In recent years, the shortage of semi-conductor chips forced various automakers to scrap production. While chip makers were in “war room operations” managing the shortages. As automakers get more involved in the chip-making process, the risk and some part of the costs are also shifted towards them.
Newly created teams at the likes of General Motors, Volkswagen, and Ford Motor are negotiating directly with chipmakers. Automakers like Nissan Motor and others are accepting longer order commitments and higher inventories. Key suppliers including Robert Bosch and Denso are investing in chip production.

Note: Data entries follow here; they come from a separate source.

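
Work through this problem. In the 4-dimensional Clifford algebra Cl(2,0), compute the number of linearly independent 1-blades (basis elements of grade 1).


Number of grade-k basis blades in Cl(p,q) with n = p + q is C(n, k).
n = 2 + 0 = 2
C(2, 1) = 2! / (1! * 1!)
= 2 / (1 * 1)
= 2


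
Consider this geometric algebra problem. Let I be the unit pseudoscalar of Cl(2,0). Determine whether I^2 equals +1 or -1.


The pseudoscalar I = e1...e_n (product of all n generators) of Cl(p,q) satisfies I^2 = (-1)^(q + n(n-1)/2).
p = 2, q = 0, n = p + q = 2
n(n-1)/2 = 2 * 1 / 2 = 1
Exponent = q + n(n-1)/2 = 0 + 1 = 1
I^2 = (-1)^1 = -1


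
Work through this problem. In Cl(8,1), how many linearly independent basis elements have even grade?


Even subalgebra dimension = 2^(n-1)
n = 8 + 1 = 9
2^(9 - 1) = 2^8 = 256
Verification: sum of C(9,k) for even k = 1 + 36 + 126 + 84 + 9 = 256
Result = 256


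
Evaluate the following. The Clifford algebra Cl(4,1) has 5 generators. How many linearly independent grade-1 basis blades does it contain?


Number of grade-k basis blades in Cl(p,q) with n = p + q is C(n, k).
n = 4 + 1 = 5
C(5, 1) = 5! / (1! * 4!)
= 120 / (1 * 24)
= 5


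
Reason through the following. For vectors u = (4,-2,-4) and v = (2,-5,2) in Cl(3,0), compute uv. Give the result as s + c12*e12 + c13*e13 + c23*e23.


In Cl(3,0): e_i^2 = 1, e_ie_j = -e_je_i for i != j.
Scalar part = u . v = 4*2 + (-2)*(-5) + (-4)*2
= 8 + 10 + (-8) = 10
e12 coeff = 4*(-5) - (-2)*2 = -20 - (-4) = -16
e13 coeff = 4*2 - (-4)*2 = 8 - (-8) = 16
e23 coeff = (-2)*2 - (-4)*(-5) = -4 - 20 = -24
uv = 10 - 16*e12 + 16*e13 - 24*e23


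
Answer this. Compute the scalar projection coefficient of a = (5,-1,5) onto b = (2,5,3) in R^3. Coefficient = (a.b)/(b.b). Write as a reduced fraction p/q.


Projection coefficient = (a . b) / (b . b)
a . b = 5*2 + (-1)*5 + 5*3
= 10 + (-5) + 15 = 20
b . b = 2^2 + 5^2 + 3^2
= 4 + 25 + 9 = 38
Coefficient = 20/38
In lowest terms: 10/19


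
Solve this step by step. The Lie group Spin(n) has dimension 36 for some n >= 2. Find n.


dim Spin(n) = dim so(n) = n(n-1)/2.
Solve n(n-1)/2 = 36, i.e. n^2 - n - 72 = 0.
Discriminant = 1 + 8*36 = 289
n = (1 + sqrt(289))/2 = (1 + 17)/2 = 9


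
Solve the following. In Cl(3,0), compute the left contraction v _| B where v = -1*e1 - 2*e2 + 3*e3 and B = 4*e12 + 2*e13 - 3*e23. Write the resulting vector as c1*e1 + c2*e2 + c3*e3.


Left contraction v _| B = <vB>_1 (grade-1 part of the geometric product vB).
Using e1_|e12 = e2, e2_|e12 = -e1, e1_|e13 = e3, e3_|e13 = -e1, e2_|e23 = e3, e3_|e23 = -e2:
e1 coeff: -v2*b12 - v3*b13 = -(-2)*(4) - (3)*(2) = 2
e2 coeff: v1*b12 - v3*b23 = (-1)*(4) - (3)*(-3) = 5
e3 coeff: v1*b13 + v2*b23 = (-1)*(2) + (-2)*(-3) = 4
v _| B = 2*e1 + 5*e2 + 4*e3


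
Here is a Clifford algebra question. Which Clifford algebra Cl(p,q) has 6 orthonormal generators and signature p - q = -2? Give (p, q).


We need p + q = 6 and p - q = -2.
Adding: 2p = 6 + (-2) = 4, so p = 2.
Then q = 6 - 2 = 4.
(p, q) = (2, 4)


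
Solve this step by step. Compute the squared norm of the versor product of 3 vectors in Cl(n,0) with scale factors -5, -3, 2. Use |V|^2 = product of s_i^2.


Each vector v_i has |v_i|^2 = s_i^2
Squared scales: (-5)^2 = 25, (-3)^2 = 9, 2^2 = 4
|V|^2 = 25 * 9 * 4
= 900


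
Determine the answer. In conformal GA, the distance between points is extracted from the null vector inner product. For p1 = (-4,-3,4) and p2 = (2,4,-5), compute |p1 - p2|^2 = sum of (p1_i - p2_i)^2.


p1 - p2 = (-6, -7, 9)
|p1 - p2|^2 = (-6)^2 + (-7)^2 + 9^2
= 36 + 49 + 81
= 166


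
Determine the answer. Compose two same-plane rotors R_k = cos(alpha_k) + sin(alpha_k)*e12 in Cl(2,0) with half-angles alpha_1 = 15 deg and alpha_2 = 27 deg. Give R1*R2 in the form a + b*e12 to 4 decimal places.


Same-plane rotors commute and their half-angles add:
R1*R2 = cos(a1 + a2) + sin(a1 + a2)*e12.
a1 + a2 = 15 + 27 = 42 deg
cos(42 deg) = 0.7431
sin(42 deg) = 0.6691
R1*R2 = 0.7431 + 0.6691*e12


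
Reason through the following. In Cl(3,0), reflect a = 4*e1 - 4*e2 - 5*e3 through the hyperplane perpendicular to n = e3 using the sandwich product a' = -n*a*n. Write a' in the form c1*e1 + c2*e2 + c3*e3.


Reflection formula: a' = -n*a*n, with n = e3 (unit vector, n^2 = 1).
For reflection through hyperplane perp to e3:
The component along e3 flips sign, others stay.
a = (4, -4, -5)
a' = (4, -4, 5)
a' = 4*e1 - 4*e2 + 5*e3


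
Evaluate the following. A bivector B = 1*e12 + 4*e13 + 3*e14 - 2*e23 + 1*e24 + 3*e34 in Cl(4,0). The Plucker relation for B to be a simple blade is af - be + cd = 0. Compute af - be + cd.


Plucker relation: af - be + cd
a*f = 1*3 = 3
b*e = 4*1 = 4
c*d = 3*(-2) = -6
af - be + cd = 3 - 4 + (-6)
= -7


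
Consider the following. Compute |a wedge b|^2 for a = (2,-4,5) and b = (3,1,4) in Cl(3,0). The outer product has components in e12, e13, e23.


a wedge b = (a1*b2 - a2*b1)*e12 + (a1*b3 - a3*b1)*e13 + (a2*b3 - a3*b2)*e23
e12 coeff: 2*1 - (-4)*3 = 2 - (-12) = 14
e13 coeff: 2*4 - 5*3 = 8 - 15 = -7
e23 coeff: (-4)*4 - 5*1 = -16 - 5 = -21
|a wedge b|^2 = 14^2 + (-7)^2 + (-21)^2
= 196 + 49 + 441
= 686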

GM and Stellantis have said they will work with chip designers to design components.
Taken together, the changes represent a fundamental shift for the auto industry: higher costs, more hands-on work in chip development, and more capital commitment in exchange for better visibility in their chip supplies, executives and analysts say.
It is a U-turn for automakers who had previously relied on suppliers – or their suppliers – to source semiconductors. For chip makers, the still-developing partnership with automakers is a welcome – and overdue reset. Many semiconductor executives point the finger at automakers’ lack of understanding of how the chip supply chain works – and an unwillingness to share cost and risk – for a large part of the recent crisis.
Costly crisis
The costly changes are coming together just as the auto industry appears to be moving past the worst of an even more costly crisis that by one estimate has cut 13 million vehicles from global production since the start of 2021. C.C. Wei, chief executive of the world’s biggest chipmaker Taiwan Semiconductor Manufacturing said he had never had an auto industry executive call him – until the shortage was desperate.

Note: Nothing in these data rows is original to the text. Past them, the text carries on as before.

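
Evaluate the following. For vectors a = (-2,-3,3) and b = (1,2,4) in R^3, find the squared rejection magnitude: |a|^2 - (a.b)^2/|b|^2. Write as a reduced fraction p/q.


|a|^2 = (-2)^2 + (-3)^2 + 3^2 = 22
|b|^2 = 1^2 + 2^2 + 4^2 = 21
a . b = (-2)*1 + (-3)*2 + 3*4 = 4
(a.b)^2 = 4^2 = 16
|rej|^2 = 22 - 16/21
= (462 - 16)/21
= 446/21
In lowest terms: 446/21


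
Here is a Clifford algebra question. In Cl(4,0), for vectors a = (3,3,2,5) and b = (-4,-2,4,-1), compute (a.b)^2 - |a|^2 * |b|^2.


a . b = 3*(-4) + 3*(-2) + 2*4 + 5*(-1)
= -12 + (-6) + 8 + (-5) = -15
|a|^2 = 3^2 + 3^2 + 2^2 + 5^2 = 47
|b|^2 = (-4)^2 + (-2)^2 + 4^2 + (-1)^2 = 37
(a.b)^2 = (-15)^2 = 225
|a|^2 * |b|^2 = 47 * 37 = 1739
Result = 225 - 1739 = -1514


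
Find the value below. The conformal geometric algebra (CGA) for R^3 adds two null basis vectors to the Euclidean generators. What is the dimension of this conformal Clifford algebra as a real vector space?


The conformal model of R^3 uses Cl(4,1): the 3 Euclidean generators plus two extra orthogonal generators e+ (e+^2 = +1) and e- (e-^2 = -1), from which the null vectors e0, einf are built.
Number of generators m = 3 + 2 = 5.
dim Cl(p,q) = 2^m = 2^5 = 32


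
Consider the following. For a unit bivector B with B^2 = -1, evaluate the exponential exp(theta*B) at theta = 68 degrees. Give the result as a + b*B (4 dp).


For a unit bivector B with B^2 = -1, the exponential series gives
e^(theta*B) = cos(theta) + sin(theta)*B (the GA analogue of Euler's formula).
theta = 68 degrees = 1.186824 rad
cos(68 deg) = 0.3746
sin(68 deg) = 0.9272
exp(theta*B) = 0.3746 + 0.9272*B


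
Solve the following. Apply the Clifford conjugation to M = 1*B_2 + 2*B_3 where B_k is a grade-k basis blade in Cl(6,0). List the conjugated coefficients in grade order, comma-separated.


Clifford conjugate sign for grade k: (-1)^(k(k+1)/2)
Grade 2: (-1)^(2*3/2) = (-1)^3 = -1, coeff 1 -> -1
Grade 3: (-1)^(3*4/2) = (-1)^6 = 1, coeff 2 -> 2
Conjugated coefficients: -1, 2


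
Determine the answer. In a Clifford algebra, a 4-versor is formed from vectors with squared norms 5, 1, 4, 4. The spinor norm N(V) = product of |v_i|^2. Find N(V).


Spinor norm N(V) = |v1|^2 * |v2|^2 * ... * |v4|^2
= 5 * 1 * 4 * 4
Running product: 5, 5, 20, 80
N(V) = 80


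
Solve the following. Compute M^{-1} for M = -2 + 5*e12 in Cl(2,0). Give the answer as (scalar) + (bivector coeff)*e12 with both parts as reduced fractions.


M = -2 + 5*e12, where e12^2 = -1.
Since M commutes with its reverse ~M = a - b*e12, M * ~M = a^2 - b^2*e12^2 = a^2 + b^2.
So M^{-1} = ~M / (a^2 + b^2) = (a - b*e12)/(a^2 + b^2).
a^2 + b^2 = 4 + 25 = 29
Scalar part = -2/29 = -2/29
Bivector coeff = -5/29 = -5/29
M^{-1} = -2/29 - 5/29*e12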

“In the past two years they call me and behave like my best friend,” he told a laughing crowd of TSMC partners and customers in Silicon Valley recently. One automaker called to urgently request 25 wafers, said Wei, who is used to fielding orders for 25,000 wafers. “No wonder you cannot get the support.”

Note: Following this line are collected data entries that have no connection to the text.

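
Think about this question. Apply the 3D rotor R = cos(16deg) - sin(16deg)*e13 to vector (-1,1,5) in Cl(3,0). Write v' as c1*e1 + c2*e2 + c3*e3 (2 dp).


Rotor R = cos(16deg) - sin(16deg)*e13
Rotation angle theta = 2 * 16 = 32 degrees in the e13 plane (e1 -> e3).
The component perpendicular to the plane (e2) is invariant: v'_2 = v2 = 1.00
cos(32deg) = 0.8480, sin(32deg) = 0.5299
v'_1 = v1*cos(theta) - v3*sin(theta) = -1*0.8480 - 5*0.5299 = -3.50
v'_3 = v1*sin(theta) + v3*cos(theta) = -1*0.5299 + 5*0.8480 = 3.71
v' = -3.50*e1 + 1.00*e2 + 3.71*e3


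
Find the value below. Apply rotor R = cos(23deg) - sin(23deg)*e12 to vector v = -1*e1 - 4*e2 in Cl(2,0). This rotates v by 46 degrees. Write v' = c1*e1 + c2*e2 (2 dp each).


Rotor R = cos(23deg) - sin(23deg)*e12
Rotation angle theta = 2 * 23 = 46 degrees
v' = R*v*~R rotates v by theta.
cos(46deg) = 0.6947, sin(46deg) = 0.7193
v'_1 = -1*cos(46deg) - (-4)*sin(46deg)
= -1*0.6947 - (-4)*0.7193
= 2.18
v'_2 = -1*sin(46deg) + (-4)*cos(46deg)
= -1*0.7193 + (-4)*0.6947
= -3.50
v' = 2.18*e1 - 3.50*e2


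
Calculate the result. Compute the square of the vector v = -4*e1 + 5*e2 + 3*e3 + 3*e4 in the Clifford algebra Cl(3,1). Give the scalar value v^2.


v^2 = sum of c_i^2 * e_i^2
Positive signature terms (e_i^2 = +1): (-4)^2 + 5^2 + 3^2 = 50
Negative signature terms (e_j^2 = -1): 3^2 = 9
v^2 = 50 - 9 = 41


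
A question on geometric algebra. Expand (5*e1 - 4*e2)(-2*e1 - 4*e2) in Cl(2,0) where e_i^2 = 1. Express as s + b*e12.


Expand: (5*e1 - 4*e2)(-2*e1 - 4*e2)
= 5*(-2)*e1e1 + 5*(-4)*e1e2 + (-4)*(-2)*e2e1 + (-4)*(-4)*e2e2
Using e1^2 = e2^2 = 1, e2e1 = -e1e2:
Scalar part s = 5*(-2) + (-4)*(-4) = -10 + 16 = 6
Bivector part b = 5*(-4) - (-4)*(-2) = -20 - 8 = -28
uv = 6 - 28*e12


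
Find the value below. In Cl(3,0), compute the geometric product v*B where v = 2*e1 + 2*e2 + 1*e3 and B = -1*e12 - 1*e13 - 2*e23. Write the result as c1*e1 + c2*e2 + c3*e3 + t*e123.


vB has grade-1 (vector) and grade-3 (trivector) parts: vB = (v _| B) + (v ^ B).
Vector part <vB>_1:
  e1: -v2*b12 - v3*b13 = -(2)*(-1) - (1)*(-1) = 3
  e2: v1*b12 - v3*b23 = (2)*(-1) - (1)*(-2) = 0
  e3: v1*b13 + v2*b23 = (2)*(-1) + (2)*(-2) = -6
Trivector part <vB>_3:
  e123: v1*b23 - v2*b13 + v3*b12 = (2)*(-2) - (2)*(-1) + (1)*(-1) = -3
vB = 3*e1 + 0*e2 - 6*e3 - 3*e123


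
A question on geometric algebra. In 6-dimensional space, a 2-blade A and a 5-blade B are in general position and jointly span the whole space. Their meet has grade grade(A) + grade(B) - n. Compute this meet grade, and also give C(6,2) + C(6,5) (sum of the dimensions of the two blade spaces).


Meet grade = grade(A) + grade(B) - n
= 2 + 5 - 6 = 1
C(6,2) = 15
C(6,5) = 6
dim_A + dim_B = 15 + 6 = 21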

Thomas Caulfield, GlobalFoundries chief executive, said the auto industry understands it can no longer leave the risk of building multibillion-dollar chip factories to chipmakers. “You can’t have one element of the industry carry the water for the rest of the industry,” he told. “We will not put capacity on unless that customer is committed to it, and they have a state of ownership in that capacity.” Ford has announced it will work with GlobalFoundries to secure its supply of chips. Mike Hogan, who heads GlobalFoundries’ automotive business, said more deals like that are in the pipeline with other car makers.